Emanuel Christ and Christoph Gantenbein graduated in the ETH Zurich (Swiss Federal Institute of Technology) in 1998, since then they have maintained a balance between their profession and academic involvement. After lectureships inter alia at the ETH Studio Basel (2000–2005), the HGK Basel (2002–2003), the Accademia di Architettura in Mendrisio (2004, 2006, 2009) and the Oslo School of Architecture and Design (2008), they returned to the ETH Zurich (2010–2015). They currently teach at Harvard GSD.

After internationally acclaimed projects in London, Jalisco (Mexico) and Jinhua (China), their studio Christ & Gantenbein continues to cement its reputation at home and abroad with numerous museum concepts as well as a broad range of private and public commissions. Among the designs most recently realised stand out an extension to the Kunstmuseum Basel, the renovation of and extension to the Swiss National Museum in Zurich.

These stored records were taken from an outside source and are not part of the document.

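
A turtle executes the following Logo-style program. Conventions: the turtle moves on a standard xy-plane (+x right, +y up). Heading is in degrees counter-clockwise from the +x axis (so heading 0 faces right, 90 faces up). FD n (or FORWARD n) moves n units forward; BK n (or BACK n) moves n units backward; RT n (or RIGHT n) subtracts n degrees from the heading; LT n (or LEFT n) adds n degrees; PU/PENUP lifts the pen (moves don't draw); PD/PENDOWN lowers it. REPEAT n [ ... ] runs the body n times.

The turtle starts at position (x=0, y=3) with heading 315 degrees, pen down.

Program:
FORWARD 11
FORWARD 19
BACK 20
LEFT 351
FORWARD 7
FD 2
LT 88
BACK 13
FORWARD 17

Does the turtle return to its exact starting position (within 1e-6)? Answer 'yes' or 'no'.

Answer: no

Derivation:
Executing turtle program step by step:
Start: pos=(0,3), heading=315, pen down
FD 11: (0,3) -> (7.778,-4.778) [heading=315, draw]
FD 19: (7.778,-4.778) -> (21.213,-18.213) [heading=315, draw]
BK 20: (21.213,-18.213) -> (7.071,-4.071) [heading=315, draw]
LT 351: heading 315 -> 306
FD 7: (7.071,-4.071) -> (11.186,-9.734) [heading=306, draw]
FD 2: (11.186,-9.734) -> (12.361,-11.352) [heading=306, draw]
LT 88: heading 306 -> 34
BK 13: (12.361,-11.352) -> (1.584,-18.622) [heading=34, draw]
FD 17: (1.584,-18.622) -> (15.677,-9.115) [heading=34, draw]
Final: pos=(15.677,-9.115), heading=34, 7 segment(s) drawn

Start position: (0, 3)
Final position: (15.677, -9.115)
Distance = 19.813; >= 1e-6 -> NOT closed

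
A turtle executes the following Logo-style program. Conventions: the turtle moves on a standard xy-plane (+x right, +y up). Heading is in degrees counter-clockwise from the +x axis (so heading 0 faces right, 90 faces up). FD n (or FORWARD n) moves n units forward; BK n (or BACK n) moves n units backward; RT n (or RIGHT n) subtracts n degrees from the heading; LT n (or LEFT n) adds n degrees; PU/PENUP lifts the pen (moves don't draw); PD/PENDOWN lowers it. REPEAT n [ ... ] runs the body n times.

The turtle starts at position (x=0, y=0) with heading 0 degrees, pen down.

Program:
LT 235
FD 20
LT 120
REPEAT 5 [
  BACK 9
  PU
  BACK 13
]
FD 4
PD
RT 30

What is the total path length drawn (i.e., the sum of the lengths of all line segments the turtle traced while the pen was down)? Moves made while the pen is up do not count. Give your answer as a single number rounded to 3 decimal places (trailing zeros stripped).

Answer: 29

Derivation:
Executing turtle program step by step:
Start: pos=(0,0), heading=0, pen down
LT 235: heading 0 -> 235
FD 20: (0,0) -> (-11.472,-16.383) [heading=235, draw]
LT 120: heading 235 -> 355
REPEAT 5 [
  -- iteration 1/5 --
  BK 9: (-11.472,-16.383) -> (-20.437,-15.599) [heading=355, draw]
  PU: pen up
  BK 13: (-20.437,-15.599) -> (-33.388,-14.466) [heading=355, move]
  -- iteration 2/5 --
  BK 9: (-33.388,-14.466) -> (-42.354,-13.681) [heading=355, move]
  PU: pen up
  BK 13: (-42.354,-13.681) -> (-55.304,-12.548) [heading=355, move]
  -- iteration 3/5 --
  BK 9: (-55.304,-12.548) -> (-64.27,-11.764) [heading=355, move]
  PU: pen up
  BK 13: (-64.27,-11.764) -> (-77.22,-10.631) [heading=355, move]
  -- iteration 4/5 --
  BK 9: (-77.22,-10.631) -> (-86.186,-9.846) [heading=355, move]
  PU: pen up
  BK 13: (-86.186,-9.846) -> (-99.137,-8.713) [heading=355, move]
  -- iteration 5/5 --
  BK 9: (-99.137,-8.713) -> (-108.102,-7.929) [heading=355, move]
  PU: pen up
  BK 13: (-108.102,-7.929) -> (-121.053,-6.796) [heading=355, move]
]
FD 4: (-121.053,-6.796) -> (-117.068,-7.145) [heading=355, move]
PD: pen down
RT 30: heading 355 -> 325
Final: pos=(-117.068,-7.145), heading=325, 2 segment(s) drawn

Segment lengths:
  seg 1: (0,0) -> (-11.472,-16.383), length = 20
  seg 2: (-11.472,-16.383) -> (-20.437,-15.599), length = 9
Total = 29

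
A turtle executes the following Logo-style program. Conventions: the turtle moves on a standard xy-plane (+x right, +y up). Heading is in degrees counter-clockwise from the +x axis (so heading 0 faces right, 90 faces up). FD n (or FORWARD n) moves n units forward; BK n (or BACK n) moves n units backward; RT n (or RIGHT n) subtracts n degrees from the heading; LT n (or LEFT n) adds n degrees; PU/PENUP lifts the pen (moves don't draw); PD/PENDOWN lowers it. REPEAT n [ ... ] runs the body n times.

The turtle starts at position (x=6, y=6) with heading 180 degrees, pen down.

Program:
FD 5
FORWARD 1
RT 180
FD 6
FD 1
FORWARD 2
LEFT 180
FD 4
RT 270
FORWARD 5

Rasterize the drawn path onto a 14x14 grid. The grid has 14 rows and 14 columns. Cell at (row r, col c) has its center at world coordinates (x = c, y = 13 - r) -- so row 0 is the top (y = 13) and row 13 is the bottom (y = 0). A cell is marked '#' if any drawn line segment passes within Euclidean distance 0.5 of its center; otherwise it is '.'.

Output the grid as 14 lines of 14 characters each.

Answer: ..............
..............
..............
..............
..............
..............
..............
##########....
.....#........
.....#........
.....#........
.....#........
.....#........
..............

Derivation:
Segment 0: (6,6) -> (1,6)
Segment 1: (1,6) -> (0,6)
Segment 2: (0,6) -> (6,6)
Segment 3: (6,6) -> (7,6)
Segment 4: (7,6) -> (9,6)
Segment 5: (9,6) -> (5,6)
Segment 6: (5,6) -> (5,1)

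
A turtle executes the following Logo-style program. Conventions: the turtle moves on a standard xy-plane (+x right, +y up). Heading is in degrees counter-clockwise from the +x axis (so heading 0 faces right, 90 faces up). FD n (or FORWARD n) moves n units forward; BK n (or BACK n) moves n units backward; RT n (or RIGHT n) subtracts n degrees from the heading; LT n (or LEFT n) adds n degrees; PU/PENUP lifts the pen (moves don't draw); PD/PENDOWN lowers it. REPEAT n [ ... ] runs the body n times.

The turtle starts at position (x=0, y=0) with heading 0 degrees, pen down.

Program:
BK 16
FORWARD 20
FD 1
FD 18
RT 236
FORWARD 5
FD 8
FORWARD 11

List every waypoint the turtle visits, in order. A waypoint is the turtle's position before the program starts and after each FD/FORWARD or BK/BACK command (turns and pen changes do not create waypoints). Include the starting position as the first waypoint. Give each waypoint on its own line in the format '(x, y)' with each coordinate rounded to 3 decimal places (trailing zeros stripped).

Executing turtle program step by step:
Start: pos=(0,0), heading=0, pen down
BK 16: (0,0) -> (-16,0) [heading=0, draw]
FD 20: (-16,0) -> (4,0) [heading=0, draw]
FD 1: (4,0) -> (5,0) [heading=0, draw]
FD 18: (5,0) -> (23,0) [heading=0, draw]
RT 236: heading 0 -> 124
FD 5: (23,0) -> (20.204,4.145) [heading=124, draw]
FD 8: (20.204,4.145) -> (15.73,10.777) [heading=124, draw]
FD 11: (15.73,10.777) -> (9.579,19.897) [heading=124, draw]
Final: pos=(9.579,19.897), heading=124, 7 segment(s) drawn
Waypoints (8 total):
(0, 0)
(-16, 0)
(4, 0)
(5, 0)
(23, 0)
(20.204, 4.145)
(15.73, 10.777)
(9.579, 19.897)

Answer: (0, 0)
(-16, 0)
(4, 0)
(5, 0)
(23, 0)
(20.204, 4.145)
(15.73, 10.777)
(9.579, 19.897)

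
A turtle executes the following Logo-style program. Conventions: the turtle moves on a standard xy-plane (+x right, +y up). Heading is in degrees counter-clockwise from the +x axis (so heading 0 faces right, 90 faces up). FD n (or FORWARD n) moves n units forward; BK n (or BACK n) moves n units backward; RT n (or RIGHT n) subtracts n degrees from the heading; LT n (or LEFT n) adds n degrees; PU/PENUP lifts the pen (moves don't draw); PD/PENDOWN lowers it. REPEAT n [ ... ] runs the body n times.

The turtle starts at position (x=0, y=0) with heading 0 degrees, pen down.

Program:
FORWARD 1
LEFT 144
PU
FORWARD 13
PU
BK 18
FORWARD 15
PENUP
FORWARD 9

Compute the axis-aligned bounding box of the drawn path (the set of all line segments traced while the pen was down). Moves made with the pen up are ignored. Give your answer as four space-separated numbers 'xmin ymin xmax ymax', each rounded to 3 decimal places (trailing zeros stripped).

Executing turtle program step by step:
Start: pos=(0,0), heading=0, pen down
FD 1: (0,0) -> (1,0) [heading=0, draw]
LT 144: heading 0 -> 144
PU: pen up
FD 13: (1,0) -> (-9.517,7.641) [heading=144, move]
PU: pen up
BK 18: (-9.517,7.641) -> (5.045,-2.939) [heading=144, move]
FD 15: (5.045,-2.939) -> (-7.09,5.878) [heading=144, move]
PU: pen up
FD 9: (-7.09,5.878) -> (-14.371,11.168) [heading=144, move]
Final: pos=(-14.371,11.168), heading=144, 1 segment(s) drawn

Segment endpoints: x in {0, 1}, y in {0}
xmin=0, ymin=0, xmax=1, ymax=0

Answer: 0 0 1 0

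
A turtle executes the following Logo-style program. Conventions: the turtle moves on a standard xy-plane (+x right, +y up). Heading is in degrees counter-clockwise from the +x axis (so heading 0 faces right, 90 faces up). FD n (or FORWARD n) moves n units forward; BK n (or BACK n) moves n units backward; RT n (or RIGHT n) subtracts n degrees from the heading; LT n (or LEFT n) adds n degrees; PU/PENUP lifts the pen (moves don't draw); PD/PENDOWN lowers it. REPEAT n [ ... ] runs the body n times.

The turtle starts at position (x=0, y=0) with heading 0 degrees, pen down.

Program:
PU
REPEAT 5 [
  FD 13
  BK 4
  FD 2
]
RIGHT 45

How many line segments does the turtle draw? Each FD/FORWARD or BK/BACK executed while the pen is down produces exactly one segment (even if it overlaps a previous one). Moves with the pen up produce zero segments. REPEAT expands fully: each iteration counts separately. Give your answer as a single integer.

Answer: 0

Derivation:
Executing turtle program step by step:
Start: pos=(0,0), heading=0, pen down
PU: pen up
REPEAT 5 [
  -- iteration 1/5 --
  FD 13: (0,0) -> (13,0) [heading=0, move]
  BK 4: (13,0) -> (9,0) [heading=0, move]
  FD 2: (9,0) -> (11,0) [heading=0, move]
  -- iteration 2/5 --
  FD 13: (11,0) -> (24,0) [heading=0, move]
  BK 4: (24,0) -> (20,0) [heading=0, move]
  FD 2: (20,0) -> (22,0) [heading=0, move]
  -- iteration 3/5 --
  FD 13: (22,0) -> (35,0) [heading=0, move]
  BK 4: (35,0) -> (31,0) [heading=0, move]
  FD 2: (31,0) -> (33,0) [heading=0, move]
  -- iteration 4/5 --
  FD 13: (33,0) -> (46,0) [heading=0, move]
  BK 4: (46,0) -> (42,0) [heading=0, move]
  FD 2: (42,0) -> (44,0) [heading=0, move]
  -- iteration 5/5 --
  FD 13: (44,0) -> (57,0) [heading=0, move]
  BK 4: (57,0) -> (53,0) [heading=0, move]
  FD 2: (53,0) -> (55,0) [heading=0, move]
]
RT 45: heading 0 -> 315
Final: pos=(55,0), heading=315, 0 segment(s) drawn
Segments drawn: 0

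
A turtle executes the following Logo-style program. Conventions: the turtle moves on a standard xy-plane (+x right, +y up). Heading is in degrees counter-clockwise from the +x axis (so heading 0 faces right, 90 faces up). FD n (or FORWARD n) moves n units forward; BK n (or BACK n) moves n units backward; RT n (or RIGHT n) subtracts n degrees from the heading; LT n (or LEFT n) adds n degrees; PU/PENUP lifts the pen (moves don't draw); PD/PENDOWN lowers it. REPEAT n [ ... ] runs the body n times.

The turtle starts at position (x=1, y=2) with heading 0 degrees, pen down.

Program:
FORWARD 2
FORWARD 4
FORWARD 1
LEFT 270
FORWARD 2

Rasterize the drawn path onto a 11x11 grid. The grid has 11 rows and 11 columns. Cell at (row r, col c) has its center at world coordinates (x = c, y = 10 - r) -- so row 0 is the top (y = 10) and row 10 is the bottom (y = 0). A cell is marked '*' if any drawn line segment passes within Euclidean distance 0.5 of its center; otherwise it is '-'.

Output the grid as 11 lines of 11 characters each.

Answer: -----------
-----------
-----------
-----------
-----------
-----------
-----------
-----------
-********--
--------*--
--------*--

Derivation:
Segment 0: (1,2) -> (3,2)
Segment 1: (3,2) -> (7,2)
Segment 2: (7,2) -> (8,2)
Segment 3: (8,2) -> (8,0)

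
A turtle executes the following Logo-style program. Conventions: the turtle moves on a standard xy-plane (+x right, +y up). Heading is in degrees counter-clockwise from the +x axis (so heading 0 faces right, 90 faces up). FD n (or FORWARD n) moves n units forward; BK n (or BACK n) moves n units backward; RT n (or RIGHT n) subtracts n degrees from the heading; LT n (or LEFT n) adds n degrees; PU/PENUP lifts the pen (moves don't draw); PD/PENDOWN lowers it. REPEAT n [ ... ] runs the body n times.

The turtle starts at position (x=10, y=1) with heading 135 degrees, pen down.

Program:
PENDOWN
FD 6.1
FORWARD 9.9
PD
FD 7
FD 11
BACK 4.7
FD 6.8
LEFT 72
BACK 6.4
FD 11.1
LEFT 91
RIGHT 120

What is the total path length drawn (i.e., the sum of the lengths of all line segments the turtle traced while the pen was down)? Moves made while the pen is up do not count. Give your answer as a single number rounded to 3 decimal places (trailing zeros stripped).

Executing turtle program step by step:
Start: pos=(10,1), heading=135, pen down
PD: pen down
FD 6.1: (10,1) -> (5.687,5.313) [heading=135, draw]
FD 9.9: (5.687,5.313) -> (-1.314,12.314) [heading=135, draw]
PD: pen down
FD 7: (-1.314,12.314) -> (-6.263,17.263) [heading=135, draw]
FD 11: (-6.263,17.263) -> (-14.042,25.042) [heading=135, draw]
BK 4.7: (-14.042,25.042) -> (-10.718,21.718) [heading=135, draw]
FD 6.8: (-10.718,21.718) -> (-15.527,26.527) [heading=135, draw]
LT 72: heading 135 -> 207
BK 6.4: (-15.527,26.527) -> (-9.824,29.432) [heading=207, draw]
FD 11.1: (-9.824,29.432) -> (-19.714,24.393) [heading=207, draw]
LT 91: heading 207 -> 298
RT 120: heading 298 -> 178
Final: pos=(-19.714,24.393), heading=178, 8 segment(s) drawn

Segment lengths:
  seg 1: (10,1) -> (5.687,5.313), length = 6.1
  seg 2: (5.687,5.313) -> (-1.314,12.314), length = 9.9
  seg 3: (-1.314,12.314) -> (-6.263,17.263), length = 7
  seg 4: (-6.263,17.263) -> (-14.042,25.042), length = 11
  seg 5: (-14.042,25.042) -> (-10.718,21.718), length = 4.7
  seg 6: (-10.718,21.718) -> (-15.527,26.527), length = 6.8
  seg 7: (-15.527,26.527) -> (-9.824,29.432), length = 6.4
  seg 8: (-9.824,29.432) -> (-19.714,24.393), length = 11.1
Total = 63

Answer: 63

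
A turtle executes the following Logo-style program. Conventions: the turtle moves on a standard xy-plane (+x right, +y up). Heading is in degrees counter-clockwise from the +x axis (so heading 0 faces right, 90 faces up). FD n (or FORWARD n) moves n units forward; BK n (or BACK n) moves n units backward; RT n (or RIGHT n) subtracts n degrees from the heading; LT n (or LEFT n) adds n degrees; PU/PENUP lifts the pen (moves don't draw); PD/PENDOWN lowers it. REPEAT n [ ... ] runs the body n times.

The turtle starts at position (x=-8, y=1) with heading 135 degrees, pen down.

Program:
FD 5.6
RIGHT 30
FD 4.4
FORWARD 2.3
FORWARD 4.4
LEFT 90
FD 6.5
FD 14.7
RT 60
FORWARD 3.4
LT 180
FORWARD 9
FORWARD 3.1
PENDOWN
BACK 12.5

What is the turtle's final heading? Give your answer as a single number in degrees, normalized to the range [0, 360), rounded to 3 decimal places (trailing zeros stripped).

Answer: 315

Derivation:
Executing turtle program step by step:
Start: pos=(-8,1), heading=135, pen down
FD 5.6: (-8,1) -> (-11.96,4.96) [heading=135, draw]
RT 30: heading 135 -> 105
FD 4.4: (-11.96,4.96) -> (-13.099,9.21) [heading=105, draw]
FD 2.3: (-13.099,9.21) -> (-13.694,11.432) [heading=105, draw]
FD 4.4: (-13.694,11.432) -> (-14.833,15.682) [heading=105, draw]
LT 90: heading 105 -> 195
FD 6.5: (-14.833,15.682) -> (-21.111,13.999) [heading=195, draw]
FD 14.7: (-21.111,13.999) -> (-35.31,10.195) [heading=195, draw]
RT 60: heading 195 -> 135
FD 3.4: (-35.31,10.195) -> (-37.714,12.599) [heading=135, draw]
LT 180: heading 135 -> 315
FD 9: (-37.714,12.599) -> (-31.351,6.235) [heading=315, draw]
FD 3.1: (-31.351,6.235) -> (-29.158,4.043) [heading=315, draw]
PD: pen down
BK 12.5: (-29.158,4.043) -> (-37.997,12.882) [heading=315, draw]
Final: pos=(-37.997,12.882), heading=315, 10 segment(s) drawn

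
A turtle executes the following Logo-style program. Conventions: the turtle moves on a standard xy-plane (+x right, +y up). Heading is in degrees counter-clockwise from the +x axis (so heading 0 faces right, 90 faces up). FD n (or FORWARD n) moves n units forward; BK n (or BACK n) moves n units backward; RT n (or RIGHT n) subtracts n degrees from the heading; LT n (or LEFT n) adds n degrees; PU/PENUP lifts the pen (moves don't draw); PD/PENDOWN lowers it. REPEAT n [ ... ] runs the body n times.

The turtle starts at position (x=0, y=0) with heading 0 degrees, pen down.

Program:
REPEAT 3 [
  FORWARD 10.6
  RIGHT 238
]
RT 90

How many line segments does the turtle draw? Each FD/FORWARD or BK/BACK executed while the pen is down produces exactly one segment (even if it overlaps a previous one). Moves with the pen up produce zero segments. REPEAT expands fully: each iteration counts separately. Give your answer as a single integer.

Executing turtle program step by step:
Start: pos=(0,0), heading=0, pen down
REPEAT 3 [
  -- iteration 1/3 --
  FD 10.6: (0,0) -> (10.6,0) [heading=0, draw]
  RT 238: heading 0 -> 122
  -- iteration 2/3 --
  FD 10.6: (10.6,0) -> (4.983,8.989) [heading=122, draw]
  RT 238: heading 122 -> 244
  -- iteration 3/3 --
  FD 10.6: (4.983,8.989) -> (0.336,-0.538) [heading=244, draw]
  RT 238: heading 244 -> 6
]
RT 90: heading 6 -> 276
Final: pos=(0.336,-0.538), heading=276, 3 segment(s) drawn
Segments drawn: 3

Answer: 3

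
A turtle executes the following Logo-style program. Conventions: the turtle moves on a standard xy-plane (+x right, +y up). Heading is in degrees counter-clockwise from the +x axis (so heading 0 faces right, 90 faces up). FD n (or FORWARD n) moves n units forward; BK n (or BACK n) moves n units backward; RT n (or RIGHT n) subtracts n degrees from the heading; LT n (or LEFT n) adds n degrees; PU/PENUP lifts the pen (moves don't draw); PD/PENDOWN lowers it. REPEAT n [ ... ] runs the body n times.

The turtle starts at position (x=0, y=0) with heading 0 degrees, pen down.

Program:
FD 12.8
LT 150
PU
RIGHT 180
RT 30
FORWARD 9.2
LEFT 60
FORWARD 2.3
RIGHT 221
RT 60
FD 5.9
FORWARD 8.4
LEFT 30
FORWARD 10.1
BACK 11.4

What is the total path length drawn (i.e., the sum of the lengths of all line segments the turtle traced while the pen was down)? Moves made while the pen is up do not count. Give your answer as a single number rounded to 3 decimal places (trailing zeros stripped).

Answer: 12.8

Derivation:
Executing turtle program step by step:
Start: pos=(0,0), heading=0, pen down
FD 12.8: (0,0) -> (12.8,0) [heading=0, draw]
LT 150: heading 0 -> 150
PU: pen up
RT 180: heading 150 -> 330
RT 30: heading 330 -> 300
FD 9.2: (12.8,0) -> (17.4,-7.967) [heading=300, move]
LT 60: heading 300 -> 0
FD 2.3: (17.4,-7.967) -> (19.7,-7.967) [heading=0, move]
RT 221: heading 0 -> 139
RT 60: heading 139 -> 79
FD 5.9: (19.7,-7.967) -> (20.826,-2.176) [heading=79, move]
FD 8.4: (20.826,-2.176) -> (22.429,6.07) [heading=79, move]
LT 30: heading 79 -> 109
FD 10.1: (22.429,6.07) -> (19.14,15.62) [heading=109, move]
BK 11.4: (19.14,15.62) -> (22.852,4.841) [heading=109, move]
Final: pos=(22.852,4.841), heading=109, 1 segment(s) drawn

Segment lengths:
  seg 1: (0,0) -> (12.8,0), length = 12.8
Total = 12.8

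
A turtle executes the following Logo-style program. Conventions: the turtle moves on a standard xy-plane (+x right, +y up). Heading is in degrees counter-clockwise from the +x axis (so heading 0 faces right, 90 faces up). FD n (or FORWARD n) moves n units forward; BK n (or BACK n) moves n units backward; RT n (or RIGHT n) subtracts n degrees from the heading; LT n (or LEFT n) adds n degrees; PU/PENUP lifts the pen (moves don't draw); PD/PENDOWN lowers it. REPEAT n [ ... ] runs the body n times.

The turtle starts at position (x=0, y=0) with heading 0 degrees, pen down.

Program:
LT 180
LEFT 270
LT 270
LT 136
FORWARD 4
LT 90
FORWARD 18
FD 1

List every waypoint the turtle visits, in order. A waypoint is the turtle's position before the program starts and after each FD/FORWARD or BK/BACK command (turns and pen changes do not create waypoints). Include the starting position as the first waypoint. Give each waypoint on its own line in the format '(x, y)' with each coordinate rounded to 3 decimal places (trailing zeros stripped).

Executing turtle program step by step:
Start: pos=(0,0), heading=0, pen down
LT 180: heading 0 -> 180
LT 270: heading 180 -> 90
LT 270: heading 90 -> 0
LT 136: heading 0 -> 136
FD 4: (0,0) -> (-2.877,2.779) [heading=136, draw]
LT 90: heading 136 -> 226
FD 18: (-2.877,2.779) -> (-15.381,-10.169) [heading=226, draw]
FD 1: (-15.381,-10.169) -> (-16.076,-10.889) [heading=226, draw]
Final: pos=(-16.076,-10.889), heading=226, 3 segment(s) drawn
Waypoints (4 total):
(0, 0)
(-2.877, 2.779)
(-15.381, -10.169)
(-16.076, -10.889)

Answer: (0, 0)
(-2.877, 2.779)
(-15.381, -10.169)
(-16.076, -10.889)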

In the spring of 2019, Christ & Gantenbein presented the first monographic exhibition of their most iconic buildings in Japan with “The Last Act of Design”. The same year, the studio contributed pieces to “The Poetics of Reason” at the 5th edition of the Lisbon Architecture Triennale. In 2017 the practice was invited to contribute to the Chicago Architecture Biennale, while the previous year, it participated in the 15th Venice Biennale “Reporting from the Front”.